With temperatures in Frankston and on the Mornington Peninsula set to soar this week, Peninsula Health is reminding people about the importance of keeping cool and staying hydrated.

The Bureau of Meteorology is forecasting the heat to send temperatures into the low to high thirties throughout Victoria over coming days.

Acting Director of Frankston Emergency Department, Dr Jon Dowling, says while summer is a great time for people to enjoy the outdoors with friends and family, it can be easy to forget the precautions which guard against heat-related illnesses.

“This is our first heat spike for the summer and it’s easy to be unprepared. Heat can strain the body, interfering with blood circulation and causing dehydration,” says Dr Dowling.

“This is why we’re reminding everyone to take necessary measures to avoid heat stress, which can either be brought on through the body overheating or being exposed to too much direct sunlight.”

“Planning ahead is important, such as making sure you’re drinking plenty of water throughout the day – but make sure these aren’t sugary or alcoholic.”

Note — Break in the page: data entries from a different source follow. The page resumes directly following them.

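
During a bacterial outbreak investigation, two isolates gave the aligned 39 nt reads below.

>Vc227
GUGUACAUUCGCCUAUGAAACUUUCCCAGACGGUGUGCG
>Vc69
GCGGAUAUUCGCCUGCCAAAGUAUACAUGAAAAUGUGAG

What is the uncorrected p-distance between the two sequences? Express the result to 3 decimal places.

Mismatches occur at site 2 (U→C), site 4 (U→G), site 6 (C→U), site 15 (A→G), site 16 (U→C), site 17 (G→C), site 21 (C→G), site 23 (U→A), site 25 (C→A), site 27 (C→A), site 28 (A→U), site 31 (C→A), site 32 (G→A), site 33 (G→A), site 38 (C→A).
There are 15 differences over 39 sites, so p = 15/39 = 0.385.

0.385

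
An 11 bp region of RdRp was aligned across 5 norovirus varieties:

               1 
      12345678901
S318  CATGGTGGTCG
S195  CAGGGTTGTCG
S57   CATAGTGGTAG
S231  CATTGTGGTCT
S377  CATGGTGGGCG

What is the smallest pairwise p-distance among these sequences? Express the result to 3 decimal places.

0.091

Pairwise Hamming distances:
  S318 vs S195: 2
  S318 vs S57: 2
  S318 vs S231: 2
  S318 vs S377: 1
  S195 vs S57: 4
  S195 vs S231: 4
  S195 vs S377: 3
  S57 vs S231: 3
  S57 vs S377: 3
  S231 vs S377: 3
The smallest is 1 mismatch, between S318 and S377; p = 1/11 = 0.091.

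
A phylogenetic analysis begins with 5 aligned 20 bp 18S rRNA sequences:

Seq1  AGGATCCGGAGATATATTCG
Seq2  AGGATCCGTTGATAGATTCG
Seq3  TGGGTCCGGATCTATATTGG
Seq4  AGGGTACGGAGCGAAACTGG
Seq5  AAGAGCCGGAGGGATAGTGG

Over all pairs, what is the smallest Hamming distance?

3

Pairwise Hamming distances:
  Seq1 vs Seq2: 3
  Seq1 vs Seq3: 5
  Seq1 vs Seq4: 7
  Seq1 vs Seq5: 6
  Seq2 vs Seq3: 8
  Seq2 vs Seq4: 9
  Seq2 vs Seq5: 9
  Seq3 vs Seq4: 6
  Seq3 vs Seq5: 8
  Seq4 vs Seq5: 7
The smallest is 3, between Seq1 and Seq2.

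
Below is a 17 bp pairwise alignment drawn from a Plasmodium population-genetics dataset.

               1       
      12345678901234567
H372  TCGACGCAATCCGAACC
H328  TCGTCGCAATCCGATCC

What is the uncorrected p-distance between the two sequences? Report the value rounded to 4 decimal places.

Mismatches occur at site 4 (A/T), site 15 (A/T).
There are 2 differences over 17 sites, so p = 2/17 = 0.1176.

0.1176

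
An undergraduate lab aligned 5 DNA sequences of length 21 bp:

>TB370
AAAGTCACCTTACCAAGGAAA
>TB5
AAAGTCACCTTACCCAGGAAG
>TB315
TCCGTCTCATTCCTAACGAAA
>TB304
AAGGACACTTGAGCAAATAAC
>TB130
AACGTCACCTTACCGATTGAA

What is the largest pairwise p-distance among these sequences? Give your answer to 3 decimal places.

0.619

Pairwise Hamming distances:
  TB370 vs TB5: 2
  TB370 vs TB315: 8
  TB370 vs TB304: 8
  TB370 vs TB130: 5
  TB5 vs TB315: 10
  TB5 vs TB304: 9
  TB5 vs TB130: 6
  TB315 vs TB304: 13
  TB315 vs TB130: 10
  TB304 vs TB130: 9
The largest is 13 mismatches, between TB315 and TB304; p = 13/21 = 0.619.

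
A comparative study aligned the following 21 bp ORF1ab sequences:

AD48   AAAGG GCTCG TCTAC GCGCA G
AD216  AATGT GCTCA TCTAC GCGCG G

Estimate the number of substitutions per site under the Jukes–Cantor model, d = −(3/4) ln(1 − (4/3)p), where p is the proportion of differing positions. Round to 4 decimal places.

Differing sites — 3:A/T; 5:G/T; 10:G/A; 20:A/G.
p = 4/21 = 0.190476.
d = −0.75 · ln(1 − (4/3)·0.190476) = −0.75 · ln(0.746032) = −0.75 · (-0.292987) = 0.2197.

0.2197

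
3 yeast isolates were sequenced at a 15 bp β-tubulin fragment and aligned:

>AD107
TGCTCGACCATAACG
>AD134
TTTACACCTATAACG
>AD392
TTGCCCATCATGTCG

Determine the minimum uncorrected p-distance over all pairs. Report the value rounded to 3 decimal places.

Pairwise Hamming distances:
  AD107 vs AD134: 6
  AD107 vs AD392: 7
  AD134 vs AD392: 8
The smallest is 6 mismatches, between AD107 and AD134; p = 6/15 = 0.400.

0.400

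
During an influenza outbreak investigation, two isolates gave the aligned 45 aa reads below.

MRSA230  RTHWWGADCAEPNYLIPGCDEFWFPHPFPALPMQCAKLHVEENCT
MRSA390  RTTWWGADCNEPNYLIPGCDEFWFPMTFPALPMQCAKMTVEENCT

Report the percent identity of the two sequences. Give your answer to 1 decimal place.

The sequences differ at positions 3 (H/T), 10 (A/N), 26 (H/M), 27 (P/T), 38 (L/M), 39 (H/T).
39 of the 45 sites match, so the percent identity is 39/45 × 100 = 86.7%.

86.7%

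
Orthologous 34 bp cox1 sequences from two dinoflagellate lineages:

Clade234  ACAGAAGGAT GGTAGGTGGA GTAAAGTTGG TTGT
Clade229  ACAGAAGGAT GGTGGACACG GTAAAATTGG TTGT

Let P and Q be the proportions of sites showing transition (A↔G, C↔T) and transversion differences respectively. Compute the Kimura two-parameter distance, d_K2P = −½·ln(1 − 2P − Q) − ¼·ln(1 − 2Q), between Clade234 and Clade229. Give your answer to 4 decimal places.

0.2561

Mismatches occur at site 14 (A/G, transition), site 16 (G/A, transition), site 17 (T/C, transition), site 18 (G/A, transition), site 19 (G/C, transversion), site 20 (A/G, transition), site 26 (G/A, transition).
Of the 7 differences, 6 transitions and 1 transversion over 34 sites: P = 6/34 = 0.176471, Q = 1/34 = 0.029412.
d = −0.5·ln(0.617646) − 0.25·ln(0.941176) = −0.5·(-0.481840) − 0.25·(-0.060625) = 0.2561.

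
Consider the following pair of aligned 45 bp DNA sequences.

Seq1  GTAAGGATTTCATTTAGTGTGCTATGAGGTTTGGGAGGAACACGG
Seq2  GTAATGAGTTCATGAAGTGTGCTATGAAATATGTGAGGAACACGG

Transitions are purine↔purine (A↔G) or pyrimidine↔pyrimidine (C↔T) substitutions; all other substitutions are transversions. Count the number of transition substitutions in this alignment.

Differing sites — 5:G/T (Tv); 8:T/G (Tv); 14:T/G (Tv); 15:T/A (Tv); 28:G/A (Ti); 29:G/A (Ti); 31:T/A (Tv); 34:G/T (Tv).
Of the 8 differences, 2 transitions and 6 transversions, so the answer is 2.

2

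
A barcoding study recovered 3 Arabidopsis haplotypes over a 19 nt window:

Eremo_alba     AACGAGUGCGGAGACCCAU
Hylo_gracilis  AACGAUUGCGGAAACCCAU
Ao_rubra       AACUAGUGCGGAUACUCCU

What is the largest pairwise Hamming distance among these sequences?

Pairwise Hamming distances:
  Eremo_alba vs Hylo_gracilis: 2
  Eremo_alba vs Ao_rubra: 4
  Hylo_gracilis vs Ao_rubra: 5
The largest is 5, between Hylo_gracilis and Ao_rubra.

5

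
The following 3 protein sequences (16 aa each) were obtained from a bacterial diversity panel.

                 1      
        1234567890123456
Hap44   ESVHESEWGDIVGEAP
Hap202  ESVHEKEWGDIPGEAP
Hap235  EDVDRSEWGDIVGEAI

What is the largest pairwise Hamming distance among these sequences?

6

Pairwise Hamming distances:
  Hap44 vs Hap202: 2
  Hap44 vs Hap235: 4
  Hap202 vs Hap235: 6
The largest is 6, between Hap202 and Hap235.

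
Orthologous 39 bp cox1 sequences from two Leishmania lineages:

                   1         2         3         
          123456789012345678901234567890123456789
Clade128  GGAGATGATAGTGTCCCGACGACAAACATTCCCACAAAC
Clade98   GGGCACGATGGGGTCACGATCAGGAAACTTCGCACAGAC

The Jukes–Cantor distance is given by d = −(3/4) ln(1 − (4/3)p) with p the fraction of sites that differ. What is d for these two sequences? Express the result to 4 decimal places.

0.4885

Differing sites — 3:A/G; 4:G/C; 6:T/C; 10:A/G; 12:T/G; 16:C/A; 20:C/T; 21:G/C; 23:C/G; 24:A/G; 27:C/A; 28:A/C; 32:C/G; 37:A/G.
p = 14/39 = 0.358974.
d = −0.75 · ln(1 − (4/3)·0.358974) = −0.75 · ln(0.521368) = −0.75 · (-0.651299) = 0.4885.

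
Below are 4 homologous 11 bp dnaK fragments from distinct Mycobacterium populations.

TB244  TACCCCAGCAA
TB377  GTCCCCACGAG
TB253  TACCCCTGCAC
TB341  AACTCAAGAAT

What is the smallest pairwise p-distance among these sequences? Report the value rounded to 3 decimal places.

0.182

Pairwise Hamming distances:
  TB244 vs TB377: 5
  TB244 vs TB253: 2
  TB244 vs TB341: 5
  TB377 vs TB253: 6
  TB377 vs TB341: 7
  TB253 vs TB341: 6
The smallest is 2 mismatches, between TB244 and TB253; p = 2/11 = 0.182.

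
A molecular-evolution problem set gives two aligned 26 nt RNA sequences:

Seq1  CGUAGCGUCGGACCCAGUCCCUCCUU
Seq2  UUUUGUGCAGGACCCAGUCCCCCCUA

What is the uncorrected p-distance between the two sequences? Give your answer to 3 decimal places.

The sequences differ at positions 1 (C/U), 2 (G/U), 4 (A/U), 6 (C/U), 8 (U/C), 9 (C/A), 22 (U/C), 26 (U/A).
There are 8 differences over 26 sites, so p = 8/26 = 0.308.

0.308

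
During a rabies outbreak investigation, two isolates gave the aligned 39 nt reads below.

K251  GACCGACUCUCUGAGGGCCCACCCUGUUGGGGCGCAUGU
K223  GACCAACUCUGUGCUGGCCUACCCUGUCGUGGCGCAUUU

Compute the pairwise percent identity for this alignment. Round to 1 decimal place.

The sequences differ at positions 5 (G/A), 11 (C/G), 14 (A/C), 15 (G/U), 20 (C/U), 28 (U/C), 30 (G/U), 38 (G/U).
31 of the 39 sites match, so the percent identity is 31/39 × 100 = 79.5%.

79.5%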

“Avoid doing physical activity in the hottest parts of the day and stay indoors or in shaded areas as much as possible. Wear lightweight, loose-fitting clothing. If you do have to be outside, be SunSmart. And try taking a cool bath to shower”

Dr Dowling says we should not only look out for ourselves but also the vulnerable members of our community – older people, pets and local wildlife for example – who are at an increased risk of developing heat-related illnesses.

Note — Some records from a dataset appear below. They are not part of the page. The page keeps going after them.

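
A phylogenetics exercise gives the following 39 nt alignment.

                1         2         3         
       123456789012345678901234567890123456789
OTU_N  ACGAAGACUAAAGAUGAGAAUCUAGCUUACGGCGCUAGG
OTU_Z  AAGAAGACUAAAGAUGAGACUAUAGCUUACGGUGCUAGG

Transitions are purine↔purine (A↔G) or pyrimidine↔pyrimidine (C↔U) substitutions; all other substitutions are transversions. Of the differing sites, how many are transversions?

Differing sites — 2:C/A (Tv); 20:A/C (Tv); 22:C/A (Tv); 33:C/U (Ti).
Of the 4 differences, 1 transition and 3 transversions, so the answer is 3.

3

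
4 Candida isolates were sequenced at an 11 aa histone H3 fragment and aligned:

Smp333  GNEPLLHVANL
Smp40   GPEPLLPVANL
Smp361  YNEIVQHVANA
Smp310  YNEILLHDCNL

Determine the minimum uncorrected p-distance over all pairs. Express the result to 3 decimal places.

Pairwise Hamming distances:
  Smp333 vs Smp40: 2
  Smp333 vs Smp361: 5
  Smp333 vs Smp310: 4
  Smp40 vs Smp361: 7
  Smp40 vs Smp310: 6
  Smp361 vs Smp310: 5
The smallest is 2 mismatches, between Smp333 and Smp40; p = 2/11 = 0.182.

0.182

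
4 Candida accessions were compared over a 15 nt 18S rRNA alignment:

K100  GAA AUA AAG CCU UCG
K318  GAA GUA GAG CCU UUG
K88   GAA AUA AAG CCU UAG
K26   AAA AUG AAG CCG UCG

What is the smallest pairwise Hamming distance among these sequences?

1

Pairwise Hamming distances:
  K100 vs K318: 3
  K100 vs K88: 1
  K100 vs K26: 3
  K318 vs K88: 3
  K318 vs K26: 6
  K88 vs K26: 4
The smallest is 1, between K100 and K88.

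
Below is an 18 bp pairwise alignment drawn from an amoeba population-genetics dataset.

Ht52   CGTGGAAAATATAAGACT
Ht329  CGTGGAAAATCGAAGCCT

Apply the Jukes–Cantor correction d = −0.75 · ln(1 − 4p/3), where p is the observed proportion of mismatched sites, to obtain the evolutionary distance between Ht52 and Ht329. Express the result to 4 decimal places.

0.1885

Mismatches occur at site 11 (A→C), site 12 (T→G), site 16 (A→C).
p = 3/18 = 0.166667.
d = −0.75 · ln(1 − (4/3)·0.166667) = −0.75 · ln(0.777777) = −0.75 · (-0.251315) = 0.1885.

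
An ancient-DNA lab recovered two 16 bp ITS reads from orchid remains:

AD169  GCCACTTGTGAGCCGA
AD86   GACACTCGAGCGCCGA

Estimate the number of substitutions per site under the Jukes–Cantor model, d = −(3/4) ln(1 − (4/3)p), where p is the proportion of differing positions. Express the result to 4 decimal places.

Mismatches occur at site 2 (C/A), site 7 (T/C), site 9 (T/A), site 11 (A/C).
p = 4/16 = 0.250000.
d = −0.75 · ln(1 − (4/3)·0.250000) = −0.75 · ln(0.666667) = −0.75 · (-0.405465) = 0.3041.

0.3041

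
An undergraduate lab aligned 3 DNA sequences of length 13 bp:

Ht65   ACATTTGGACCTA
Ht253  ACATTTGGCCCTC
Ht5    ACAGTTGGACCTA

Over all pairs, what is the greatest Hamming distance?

3

Pairwise Hamming distances:
  Ht65 vs Ht253: 2
  Ht65 vs Ht5: 1
  Ht253 vs Ht5: 3
The largest is 3, between Ht253 and Ht5.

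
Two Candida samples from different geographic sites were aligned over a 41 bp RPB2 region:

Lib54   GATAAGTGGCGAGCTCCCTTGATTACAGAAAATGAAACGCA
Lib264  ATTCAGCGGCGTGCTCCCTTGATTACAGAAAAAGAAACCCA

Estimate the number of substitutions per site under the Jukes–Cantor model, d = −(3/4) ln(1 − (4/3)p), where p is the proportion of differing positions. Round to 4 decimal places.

Differing sites — 1:G/A; 2:A/T; 4:A/C; 7:T/C; 12:A/T; 33:T/A; 39:G/C.
p = 7/41 = 0.170732.
d = −0.75 · ln(1 − (4/3)·0.170732) = −0.75 · ln(0.772357) = −0.75 · (-0.258308) = 0.1937.

0.1937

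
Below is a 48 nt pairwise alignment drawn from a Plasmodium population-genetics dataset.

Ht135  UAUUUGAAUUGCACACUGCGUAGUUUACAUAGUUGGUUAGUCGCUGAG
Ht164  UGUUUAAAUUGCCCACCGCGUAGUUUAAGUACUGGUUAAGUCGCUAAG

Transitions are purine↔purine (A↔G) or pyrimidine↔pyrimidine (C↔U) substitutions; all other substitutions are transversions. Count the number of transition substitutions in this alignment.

5

Differing sites — 2:A/G (Ti); 6:G/A (Ti); 13:A/C (Tv); 17:U/C (Ti); 28:C/A (Tv); 29:A/G (Ti); 32:G/C (Tv); 34:U/G (Tv); 36:G/U (Tv); 38:U/A (Tv); 46:G/A (Ti).
Of the 11 differences, 5 transitions and 6 transversions, so the answer is 5.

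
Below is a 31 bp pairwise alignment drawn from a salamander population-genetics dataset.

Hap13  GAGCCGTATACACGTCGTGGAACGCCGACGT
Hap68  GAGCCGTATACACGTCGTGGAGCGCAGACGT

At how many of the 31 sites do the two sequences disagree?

Mismatches occur at site 22 (A→G), site 26 (C→A).
That gives 2 mismatches out of 31 aligned sites, so the Hamming distance is 2.

2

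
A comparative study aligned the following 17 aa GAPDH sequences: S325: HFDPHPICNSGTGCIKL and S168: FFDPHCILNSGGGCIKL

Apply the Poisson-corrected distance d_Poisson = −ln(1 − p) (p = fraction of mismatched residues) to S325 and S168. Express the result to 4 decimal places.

0.2683

Mismatches occur at site 1 (H→F), site 6 (P→C), site 8 (C→L), site 12 (T→G).
p = 4/17 = 0.235294.
d = −ln(1 − 0.235294) = −ln(0.764706) = 0.2683.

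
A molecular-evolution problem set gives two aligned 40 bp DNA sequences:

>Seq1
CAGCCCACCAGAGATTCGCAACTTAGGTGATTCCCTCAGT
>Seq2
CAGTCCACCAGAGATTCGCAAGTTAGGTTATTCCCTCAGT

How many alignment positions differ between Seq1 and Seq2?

Differing sites — 4:C/T; 22:C/G; 29:G/T.
That gives 3 mismatches out of 40 aligned sites, so the Hamming distance is 3.

3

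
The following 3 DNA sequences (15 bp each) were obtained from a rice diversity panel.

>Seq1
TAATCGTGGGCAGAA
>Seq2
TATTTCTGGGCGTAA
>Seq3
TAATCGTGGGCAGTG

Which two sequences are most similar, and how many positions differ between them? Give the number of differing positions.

2

Pairwise Hamming distances:
  Seq1 vs Seq2: 5
  Seq1 vs Seq3: 2
  Seq2 vs Seq3: 7
The smallest is 2, between Seq1 and Seq3.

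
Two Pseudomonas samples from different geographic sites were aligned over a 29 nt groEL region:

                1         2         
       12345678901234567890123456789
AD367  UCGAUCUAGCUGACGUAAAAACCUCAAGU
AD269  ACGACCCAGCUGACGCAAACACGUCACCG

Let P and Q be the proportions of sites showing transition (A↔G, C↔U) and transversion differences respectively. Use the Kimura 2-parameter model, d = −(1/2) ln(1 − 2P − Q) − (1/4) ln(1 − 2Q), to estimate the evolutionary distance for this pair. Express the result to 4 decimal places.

Differing sites — 1:U/A (Tv); 5:U/C (Ti); 7:U/C (Ti); 16:U/C (Ti); 20:A/C (Tv); 23:C/G (Tv); 27:A/C (Tv); 28:G/C (Tv); 29:U/G (Tv).
Of the 9 differences, 3 transitions and 6 transversions over 29 sites: P = 3/29 = 0.103448, Q = 6/29 = 0.206897.
d = −0.5·ln(0.586207) − 0.25·ln(0.586206) = −0.5·(-0.534082) − 0.25·(-0.534084) = 0.4006.

0.4006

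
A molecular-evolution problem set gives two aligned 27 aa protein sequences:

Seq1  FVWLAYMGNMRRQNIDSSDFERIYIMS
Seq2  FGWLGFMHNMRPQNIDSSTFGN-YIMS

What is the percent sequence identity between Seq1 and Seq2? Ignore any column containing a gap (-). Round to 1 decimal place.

Excluding the 1 gap column leaves 26 comparable sites.
Differing sites — 2:V/G; 5:A/G; 6:Y/F; 8:G/H; 12:R/P; 19:D/T; 21:E/G; 22:R/N.
18 of the 26 comparable sites match, so the percent identity is 18/26 × 100 = 69.2%.

69.2%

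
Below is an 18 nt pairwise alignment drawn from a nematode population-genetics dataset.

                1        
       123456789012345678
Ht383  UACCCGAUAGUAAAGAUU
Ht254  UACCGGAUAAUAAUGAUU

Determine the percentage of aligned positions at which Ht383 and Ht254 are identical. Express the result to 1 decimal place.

Mismatches occur at site 5 (C↔G), site 10 (G↔A), site 14 (A↔U).
15 of the 18 sites match, so the percent identity is 15/18 × 100 = 83.3%.

83.3%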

These illnesses include heat cramps, heat exhaustion and heat stroke. Symptoms vary, but often include muscle pains, rapid heart rate, a pale complexion and sweating, to name a few. Other early warning signs can be light-headedness, irritability, and restlessness.

“Look after your neighbour living alone, older people, young children, people with a medical condition and don’t forget your pets,” says Dr Dowling. “

“Some people aged 65 years and over may be at increased risk of heat-related illnesses because they have chronic medical problems, are on certain medications, have mobility issues or kidney conditions.”

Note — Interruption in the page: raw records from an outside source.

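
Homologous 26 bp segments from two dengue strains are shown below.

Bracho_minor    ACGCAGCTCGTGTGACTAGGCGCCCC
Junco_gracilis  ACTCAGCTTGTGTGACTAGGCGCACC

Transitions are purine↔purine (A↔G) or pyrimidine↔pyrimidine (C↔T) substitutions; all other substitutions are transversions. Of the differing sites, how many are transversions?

2

The sequences differ at positions 3 (G/T, transversion), 9 (C/T, transition), 24 (C/A, transversion).
Of the 3 differences, 1 transition and 2 transversions, so the answer is 2.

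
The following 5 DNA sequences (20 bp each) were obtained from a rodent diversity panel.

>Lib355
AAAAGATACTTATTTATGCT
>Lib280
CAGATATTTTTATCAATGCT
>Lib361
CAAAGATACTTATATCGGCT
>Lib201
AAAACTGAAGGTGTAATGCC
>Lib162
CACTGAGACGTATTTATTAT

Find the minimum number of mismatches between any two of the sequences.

Pairwise Hamming distances:
  Lib355 vs Lib280: 7
  Lib355 vs Lib361: 4
  Lib355 vs Lib201: 10
  Lib355 vs Lib162: 7
  Lib280 vs Lib361: 8
  Lib280 vs Lib201: 13
  Lib280 vs Lib162: 11
  Lib361 vs Lib201: 14
  Lib361 vs Lib162: 9
  Lib201 vs Lib162: 13
The smallest is 4, between Lib355 and Lib361.

4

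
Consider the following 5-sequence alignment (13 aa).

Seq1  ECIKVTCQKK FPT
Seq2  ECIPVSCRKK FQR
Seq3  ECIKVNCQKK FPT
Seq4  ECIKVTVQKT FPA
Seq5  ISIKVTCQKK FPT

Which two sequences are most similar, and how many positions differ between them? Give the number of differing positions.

1

Pairwise Hamming distances:
  Seq1 vs Seq2: 5
  Seq1 vs Seq3: 1
  Seq1 vs Seq4: 3
  Seq1 vs Seq5: 2
  Seq2 vs Seq3: 5
  Seq2 vs Seq4: 7
  Seq2 vs Seq5: 7
  Seq3 vs Seq4: 4
  Seq3 vs Seq5: 3
  Seq4 vs Seq5: 5
The smallest is 1, between Seq1 and Seq3.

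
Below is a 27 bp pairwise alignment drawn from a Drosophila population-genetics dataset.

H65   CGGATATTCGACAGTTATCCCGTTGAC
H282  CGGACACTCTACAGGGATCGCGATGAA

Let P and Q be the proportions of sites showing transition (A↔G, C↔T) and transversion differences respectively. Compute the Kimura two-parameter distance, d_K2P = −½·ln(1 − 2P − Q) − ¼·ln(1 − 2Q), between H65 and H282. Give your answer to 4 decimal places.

0.3783

The sequences differ at positions 5 (T/C, transition), 7 (T/C, transition), 10 (G/T, transversion), 15 (T/G, transversion), 16 (T/G, transversion), 20 (C/G, transversion), 23 (T/A, transversion), 27 (C/A, transversion).
Of the 8 differences, 2 transitions and 6 transversions over 27 sites: P = 2/27 = 0.074074, Q = 6/27 = 0.222222.
d = −0.5·ln(0.629630) − 0.25·ln(0.555556) = −0.5·(-0.462623) − 0.25·(-0.587786) = 0.3783.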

“Check on them frequently to make sure they are all right and if they don’t have air conditioning at home, take them to an air-conditioned indoor location for respite.”

“And always remember to never leave anyone in a closed or locked vehicle such as a car.” 

If you or someone you know is unwell call NURSE-ON-CALL on 1300 60 60 24 for 24-hour health advice or see your doctor. In an emergency, call 000.

More information can be found at the Better Health Channel website  www.betterhealth.vic.gov.au/campaigns/Survive-the-heat

VicEmergency is Victoria’s primary website for all incident information and warnings, including extreme weather events.

The Bureau of Meteorology has the latest weather forecasts and warnings for all Victorian districts and major towns.